At the heart of the issue is spurring economic development in rural areas — a large-scale policy challenge that will require business leaders, elected representatives, educators, and families to work together, Biddle said.

“Policymakers have not given traditionally rural areas a great deal of thought when they’re putting policies together,” she said. “There’s been this kind of laissez-faire attitude to these areas, and I think there is a feeling, at least within the communities that I’ve worked in, that without those supports, it’s hard to figure out how to move forward.”

The Trump administration’s education agenda is built on expanding school choice through a proposed $250 million private school voucher program and investing $1 billion in districts that allow dollars to follow students as they transfer among public schools (a practice known as portability), while seriously slashing overall federal education spending by $9 billion. What role can these initiatives play in improving educational opportunities for K-12 students in rural schools?

Rural public education experts like Biddle and Pratt tend to resist vouchers, noting that there are fewer district school alternatives in rural regions for students to choose from. When students do leave the district schools, they argue, state per-pupil funding follows them to a charter school or private school, and those losses can cripple already-strained district budgets.

“Any kind of voucher system becomes really hard for a rural school system to sustain,” Biddle said. Although open enrollment and competition between public schools are something principals and district superintendents “are learning how to manage,” she said, “the idea that that competition would be opened up to any type of school … becomes really complex,” especially when it comes to meeting the special needs of students with disabilities, who wouldn’t necessarily be guaranteed special services.

But Ron Matus, director of policy and public affairs for Step Up for Students, is more optimistic, based on the results of the Florida tax credit scholarship program and an education savings account that his organization administers. The organization has awarded scholarships to more than 105,000 students this year, including children with disabilities, to pay tuition for private schools and obtain special services as well as transportation to public schools outside of their district.

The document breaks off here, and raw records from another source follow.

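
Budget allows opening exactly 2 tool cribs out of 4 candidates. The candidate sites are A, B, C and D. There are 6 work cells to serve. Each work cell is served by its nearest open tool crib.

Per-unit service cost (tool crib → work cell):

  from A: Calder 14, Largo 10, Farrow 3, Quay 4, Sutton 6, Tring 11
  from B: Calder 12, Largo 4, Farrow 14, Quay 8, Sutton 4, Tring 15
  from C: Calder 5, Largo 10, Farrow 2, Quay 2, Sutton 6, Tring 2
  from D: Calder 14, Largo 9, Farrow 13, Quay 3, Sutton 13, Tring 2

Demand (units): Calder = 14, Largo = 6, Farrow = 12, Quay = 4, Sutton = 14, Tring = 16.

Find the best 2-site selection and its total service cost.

With exactly 2 open, each work cell uses its cheapest among the chosen.
{B, C}: Calder→C 5·14=70, Largo→B 4·6=24, Farrow→C 2·12=24, Quay→C 2·4=8, Sutton→B 4·14=56, Tring→C 2·16=32. Service cost 214.
{C, D}: service cost 272
{A, C}: service cost 278
Among all 6 size-2 choices, {B, C} is lowest.

Choose B and C; total service cost 214.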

Matus said in an email that while he doesn’t know of studies that examine academic outcomes for non-district schools in rural areas, his experience in Florida “leads me to question this solidifying narrative that private school choice can’t work in the boonies.”

“In Florida, we not only have a fair number of private schools in the hinterlands … but thanks to Florida’s robust array of private and virtual school options, we see these schools growing and new ones cropping up,” he said. “School choice isn’t a silver bullet, but to the extent that more options can bring more opportunities for more parents to put their kids on a surer path to success, I think there’s plenty of potential for that to happen in rural areas too.”